ちょうど読みたいと思っていた角田光代のエッセイ本が目に止まり、ダウンロードに進むと「ルンルンを買っておうちに帰ろう」が、こちらもおすすめに出てきた。

かの林真理子のデビュー作というのは知っていて、気まぐれに読み出したらこれがなかなか……

令和の現代ではそうそうお目にかかれないぶっ飛びエッセイ集だった。

あけすけな「ラブ篇」(ほかジョブとリブ(?)篇がある)

たとえば「ブ○はやはり××されても仕方ない」。

ブ○とはつまり、伏せ字を入れ換えて○スのこと。××は前が差、後ろが別という完全なる暴論だ。

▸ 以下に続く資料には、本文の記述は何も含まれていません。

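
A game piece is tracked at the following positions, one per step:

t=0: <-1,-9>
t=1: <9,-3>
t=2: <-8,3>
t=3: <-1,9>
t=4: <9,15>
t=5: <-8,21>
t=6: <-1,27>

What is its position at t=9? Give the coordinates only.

First: cycles through -1, 9, -8 every 3 steps. Step 9 lands at position 0 of the cycle → -1.
Second: linear, +6 per step → 45 at step 9.

<-1,45>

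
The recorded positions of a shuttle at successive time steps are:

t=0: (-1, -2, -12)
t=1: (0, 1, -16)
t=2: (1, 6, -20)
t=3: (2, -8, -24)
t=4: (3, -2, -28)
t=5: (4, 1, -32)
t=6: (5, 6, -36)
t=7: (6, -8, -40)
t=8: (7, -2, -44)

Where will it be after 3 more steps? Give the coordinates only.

(10, -8, -56)

First: linear, +1 per step → 10 at step 11.
Second: cycles through -2, 1, 6, -8 every 4 steps. Step 11 lands at position 3 of the cycle → -8.
Third: linear, -4 per step → -56 at step 11.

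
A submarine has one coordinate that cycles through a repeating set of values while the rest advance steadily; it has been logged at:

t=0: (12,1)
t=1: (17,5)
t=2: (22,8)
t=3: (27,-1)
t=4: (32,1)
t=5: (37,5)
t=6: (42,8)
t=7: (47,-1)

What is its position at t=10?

First: linear, +5 per step → 62 at step 10.
Second: cycles through 1, 5, 8, -1 every 4 steps. Step 10 lands at position 2 of the cycle → 8.

(62,8)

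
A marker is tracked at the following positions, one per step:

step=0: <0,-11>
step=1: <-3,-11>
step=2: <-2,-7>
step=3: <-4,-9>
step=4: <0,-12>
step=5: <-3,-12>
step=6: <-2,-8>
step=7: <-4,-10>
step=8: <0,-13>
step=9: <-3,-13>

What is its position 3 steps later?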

炎上の時代、多方面に配慮したやさしい文章に慣れていると、氷水をぶっかけられたくらいの衝撃タイトルである。

内容は痛烈かつ赤裸々に語られるモテない彼女たちの生態、失態。

彼女たちは、“個性的”という言葉をまだ信じている数少ない人種で、これに救いをもとめようとするあまり、やおら奇矯な行動に出ることが多い

ルンルンどこいった。

ちょっとご機嫌になれそうな書名に反して、あまりに初っぱなからあけすけで、泣いてしまう乙女もいるんじゃないか。

少なくとも、思春期の少女と心が弱っている人には勧めたくない。

本音は痛いがクセにもなる

涙できるほど乙女ではない私にしても、「女は顔じゃないんだよ」と息巻いていた20代半ばのころに読んでいたら、少なからずショックを受けていただろう。

なぜなら、

心のどこかで図星だと、思い当たる節があるからだ。

もちろん容姿だけで人生は決まらないし語れない。美人の努力と苦労だってあると思う。

だけど、どんなに中身が大事といっても、もし選べるなら美人がよくないか。本音ではそう思っているのに、世間から叱られるのがいやで「そんなことないよ」っていい子を演じている自分がいる。

まだラブ篇しか読んでいないけど、人にお勧めするかと言われたらたぶんしない。毒が強すぎる。

だけど、建前ではなくて本音でぶった切る真理子節はちょっとクセになった。

受け止めるだけの余裕がある今のうちに、いそいそと続きを読むことにする。